5. Employees are 70 percent more likely to engage
6. Share videos for double the amplification
Much in the same way that video is growing a ton on Facebook, it’s gaining on LinkedIn, too.
Links to YouTube videos, which play directly in the LinkedIn feed, can result in twice as many amplification actions (likes, shares, and comments) and a 75 percent higher share rate.
One more great resource: Check out LinkedIn’s slide deck of the best Company Pages of 2014 to get more tips on what tactics and strategies are working best when it comes to Company Page updates.
Three overall LinkedIn marketing stats
Finally, here are a few overall LinkedIn marketing stats that might help guide your social media strategy on this important network.
1. Users are spending more time on LinkedIn
One stat I uncovered researching this article is that users spend an average of 17 minutes on LinkedIn per month.
Then I discovered that more than 50 percent percent of LinkedIn users spent more than two hours a week on the site in 2014–a figure that’s up about 10 percent from the previous year.
It seems like perhaps there are two different types of LinkedIn users: the check-in-infrequently type user and the very engaged, almost daily user.
This makes sense to me–in different stages of my career and work responsibilities, I’ve been a member of both of these groups.
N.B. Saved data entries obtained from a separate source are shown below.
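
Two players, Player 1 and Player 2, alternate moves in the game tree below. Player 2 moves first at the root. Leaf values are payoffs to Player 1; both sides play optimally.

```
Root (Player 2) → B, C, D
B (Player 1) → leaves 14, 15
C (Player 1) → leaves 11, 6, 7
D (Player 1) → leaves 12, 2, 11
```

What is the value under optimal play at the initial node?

B (Player 1): max(14, 15) = 15
C (Player 1): max(11, 6, 7) = 11
D (Player 1): max(12, 2, 11) = 12
Root (Player 2): min(15, 11, 12) = 11

11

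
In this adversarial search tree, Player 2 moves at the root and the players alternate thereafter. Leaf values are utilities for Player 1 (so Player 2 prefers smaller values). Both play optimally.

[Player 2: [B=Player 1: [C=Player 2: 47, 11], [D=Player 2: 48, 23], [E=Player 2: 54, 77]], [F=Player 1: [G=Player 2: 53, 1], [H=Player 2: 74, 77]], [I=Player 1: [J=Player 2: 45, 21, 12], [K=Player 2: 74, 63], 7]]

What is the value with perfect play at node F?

G: min(53, 1) = 1
H: min(74, 77) = 74
F: max(1, 74) = 74

74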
Have you?
2. Groups could be decreasing in popularity
Another element of the survey I mentioned earlier, reported by Forbes, focused on the popularity of Facebook Groups.
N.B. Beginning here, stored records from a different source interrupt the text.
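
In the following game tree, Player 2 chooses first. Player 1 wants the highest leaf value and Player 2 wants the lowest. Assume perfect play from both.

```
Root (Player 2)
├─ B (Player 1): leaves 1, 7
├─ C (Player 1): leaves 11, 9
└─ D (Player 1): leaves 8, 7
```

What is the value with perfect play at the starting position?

B (Player 1): max(1, 7) = 7
C (Player 1): max(11, 9) = 11
D (Player 1): max(8, 7) = 8
Root (Player 2): min(7, 11, 8) = 7

7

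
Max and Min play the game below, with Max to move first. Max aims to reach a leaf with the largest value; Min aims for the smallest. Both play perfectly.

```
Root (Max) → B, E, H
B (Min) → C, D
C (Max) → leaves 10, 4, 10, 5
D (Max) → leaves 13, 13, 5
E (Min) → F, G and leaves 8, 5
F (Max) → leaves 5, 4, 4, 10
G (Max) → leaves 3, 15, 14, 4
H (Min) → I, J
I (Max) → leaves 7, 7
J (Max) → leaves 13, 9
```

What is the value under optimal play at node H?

7

I: max(7, 7) = 7
J: max(13, 9) = 13
H: min(7, 13) = 7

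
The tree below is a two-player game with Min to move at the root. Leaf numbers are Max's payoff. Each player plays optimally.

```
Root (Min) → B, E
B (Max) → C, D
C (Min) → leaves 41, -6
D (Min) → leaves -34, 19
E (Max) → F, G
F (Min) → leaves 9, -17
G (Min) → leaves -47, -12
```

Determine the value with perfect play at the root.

-17

C (Min): min(41, -6) = -6
D (Min): min(-34, 19) = -34
B (Max): max(-6, -34) = -6
F (Min): min(9, -17) = -17
G (Min): min(-47, -12) = -47
E (Max): max(-17, -47) = -17
Root (Min): min(-6, -17) = -17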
In 2013, 60 percent scored LinkedIn Groups as one of their favourite features of LinkedIn.
In 2014, “Posting and/or participating in Group discussions” was cited as helpful by 42 percent of those surveyed and “Searching for people in Groups” only by 26 percent.
Based on this survey, it seems as if Groups are perhaps losing a bit of their popularity. Have you noticed this at all?
3. Recent graduates are LinkedIn’s fastest-growing demographic
Have you ever wondered who’s not on LinkedIn? The site is so ubiquitous I sort of assume everyone is already there, but it continues to grow at a rate of more than two new members per second.
So who are these newcomers? Well, many of them are from outside the U.S.—the source of more than 75 percent of new members in the last quarter of 2014.
But LinkedIn’s fastest-growing demographic is students and recent college graduates. More than 39 million of them are on the site now!
I hope this post has revealed how powerful a social network LinkedIn can be for your business, and with a few tweaks to how you talk to your audience, you could be maximising engagement in no time.